This was the message I was connected to last week when I phoned a residential number.
Bear in mind, Twinkle Little Star was playing in the background throughout the entire voicemail.
“Hellooo there! This is Tillie Twinkle, and her entire family, Trevor Twinkle, Sparkle Twinkle, Moonie Twinkle, and of course our beloved Corgi, Tinkle Twinkle. (I thought Sparkle and Moonie were the dogs till then.)
We Twinkles are all just shining out with love, and so very eager to hear the lovely message that you are going to leave us after the sound of the wind chimes. So thank you oodles for calling and please be sure and have a stardust filled day.”
I spent nearly five and a half minutes listening to this, in order to leave a 15 second message.
Now I know the Twinkles were just trying to brighten up the world one voicemail at a time.
Therefore, some may feel that it was mean spirited of me to have to fight a desire to suggest, on their voice mail, that what I wanted most, was to help the Twinkles to individually and collectively see a few stars!!!
I didn’t give in to that urge. My sense of politeness stopped me, but only just.
However, the very next day, I dialed another number and again got voice mail. This time the message was brief and to the point.
An equal opportunity offender.
Frankly, just what should the polite response be to this very common message?

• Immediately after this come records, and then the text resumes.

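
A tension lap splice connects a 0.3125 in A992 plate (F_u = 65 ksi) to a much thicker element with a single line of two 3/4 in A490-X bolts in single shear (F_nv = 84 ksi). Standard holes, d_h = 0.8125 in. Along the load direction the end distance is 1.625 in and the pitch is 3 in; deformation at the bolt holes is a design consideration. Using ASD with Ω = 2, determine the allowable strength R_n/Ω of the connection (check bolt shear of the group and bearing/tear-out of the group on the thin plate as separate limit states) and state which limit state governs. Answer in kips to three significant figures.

33.1 kips (bearing governs)

Bolt shear: A_b = π·0.75²/4 = 0.4418 in²; R_n = 84 × 0.4418 × 2 × 1 = 74.22 kips → 74.22 / 2 = 37.1 kips.
Bearing (1.2 l_c t F_u ≤ 2.4 d t F_u): upper limit = 2.4·0.75·0.3125·65 = 36.56 kips.
  Edge l_c = 1.625 − 0.8125/2 = 1.219 → r_n = 29.71 kips; interior l_c = 3 − 0.8125 = 2.188 → r_n = 36.56 kips.
  R_n,bearing = 1·29.71 + 1·36.56 = 66.27 kips → 66.27 / 2 = 33.1 kips.
Bearing governs: 33.1 kips.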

“Your call is important to us. Please stay on the line to maintain your call priority. Your call is important to us. Please…”

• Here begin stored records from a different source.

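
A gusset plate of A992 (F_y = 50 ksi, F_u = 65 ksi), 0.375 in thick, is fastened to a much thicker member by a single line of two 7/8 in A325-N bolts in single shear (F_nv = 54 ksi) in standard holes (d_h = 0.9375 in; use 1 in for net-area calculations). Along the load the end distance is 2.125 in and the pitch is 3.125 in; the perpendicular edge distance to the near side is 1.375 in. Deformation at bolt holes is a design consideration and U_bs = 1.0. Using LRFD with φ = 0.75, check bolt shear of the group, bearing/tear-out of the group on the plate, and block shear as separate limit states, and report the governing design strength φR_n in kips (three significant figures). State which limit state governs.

48.7 kips (bolt shear governs)

Bolt shear: A_b = π·0.875²/4 = 0.6013 in²; R_n = 54 × 0.6013 × 2 × 1 = 64.94 kips → 0.75 × 64.94 = 48.7 kips.
Bearing: edge l_c = 1.656, r_n = 48.45 kips; interior l_c = 2.188, r_n = 51.19 kips; R_n = 48.45 + 1·51.19 = 99.63 kips → 74.7 kips.
Block shear: A_gv = 1.969, A_nv = 1.406, A_nt = 0.3281 in²; R_n = min(0.6F_uA_nv, 0.6F_yA_gv) + U_bs·F_u·A_nt = 76.17 kips → 57.1 kips.
Bolt shear governs: 48.7 kips.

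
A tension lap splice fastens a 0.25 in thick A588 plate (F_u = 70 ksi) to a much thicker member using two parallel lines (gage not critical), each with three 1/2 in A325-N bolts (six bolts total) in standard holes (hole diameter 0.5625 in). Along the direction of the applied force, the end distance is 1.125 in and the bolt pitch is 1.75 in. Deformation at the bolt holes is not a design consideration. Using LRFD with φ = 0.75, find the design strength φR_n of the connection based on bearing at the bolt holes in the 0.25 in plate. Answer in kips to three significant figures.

Per bolt r_n = 1.5 l_c t F_u ≤ 3.0 d t F_u; upper limit = 3.0 × 0.5 × 0.25 × 70 = 26.25 kips.
Edge bolt: l_c = 1.125 − 0.5625/2 = 0.8438 in → 1.5 × 0.8438 × 0.25 × 70 = 22.15 → r_n = 22.15 kips.
Interior bolts: l_c = 1.75 − 0.5625 = 1.188 in → 1.5 × 1.188 × 0.25 × 70 = 31.17 → r_n = 26.25 kips.
R_n = 2 × 22.15 + 4 × 26.25 = 149.3 kips.
Design strength φR_n = 0.75 × 149.3 = 112 kips.

112 kips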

Several experiences with inanimate, electronic devices led me recently to contemplate the entire state of Manners in our Modern World.
Does anyone practice etiquette anymore?
Do most people even recognize the word?
Frankly, it’s become a confusing challenge just to try to be polite these days.
Let’s face it, in great-grandmother’s day the rules of Polite Society were few but firm.
Stand up straight.
Chew with your mouth closed.
Say please and thank you.
Don’t share what the dog did behind the bathroom door with casual visitors to your home.
Never put into your mouth the finger which, until very recently, was excavating in your left nostril.
These were the straight-forward rules for civilized and polite behaviour in Granny’s day.
But how can one behave in a mannerly manner in these modern and stressful times?
You may have noticed that many of today’s young people wear identical jeans and huge, body-enveloping hoodies, nearly always pulled far down, well over their faces.
Most also choose to fix their eyes only upon the phones growing out of their wrists, resorting to a series of random grunts as their only other form of communication. Consequently, it is occasionally difficult to know how to politely greet them.
I would like to recommend the following all-purpose, but genteel, approach.
“Good morning pleasant person of indeterminate sex, or possibly visiting extra-terrestrial being, how may I help you?”
In Great-Grandmother’s day, visitors walked up to your door and actually knocked, politely ‘calling on the family’, especially when a car ride or a special social outing planned.
Today, the modern visitor remains in his parked vehicle, engine running, in the driveway: a horn-based code has become the new social norm.
One honk means Dad.
Two honks means Mom.
Three honks – eldest child.
Four honks – next in line child.
Five honks – subsequent sibling.
Six honks – spontaneous confrontation with large and irate neighbour.
The mannerly way to handle oneself in mixed social gatherings, has become another issue in modern etiquette.
How does one politely strike up a conversation when faced with a roomful of strangers at say, the yearly family reunion?
The old “How do you do? My name is…” approach seems to be passé. Now, it appears, one is expected to come up with a memorable “opening line.”
Still, in the interests of etiquette, may I suggest that the following should never be employed as opening lines.
“So which wife is this again?”
“Wow! When’s the little bundle of joy due?” (Impolite, whether addressed to a voluptuous woman or a somewhat portly man.)
“Say, will ya look at this baby!” while holding out the same hand which has just caught a huge sneeze.
“Would you like to look at my scar?” (Do not reply. Just run.)
And let me leave you with this last small expression of modern etiquette, one I believe we can all practice as we face up to life in our stressful world.
When you find yourself trapped in cut-throat traffic, it is best to use all your fingers when waving at your fellow drivers. There.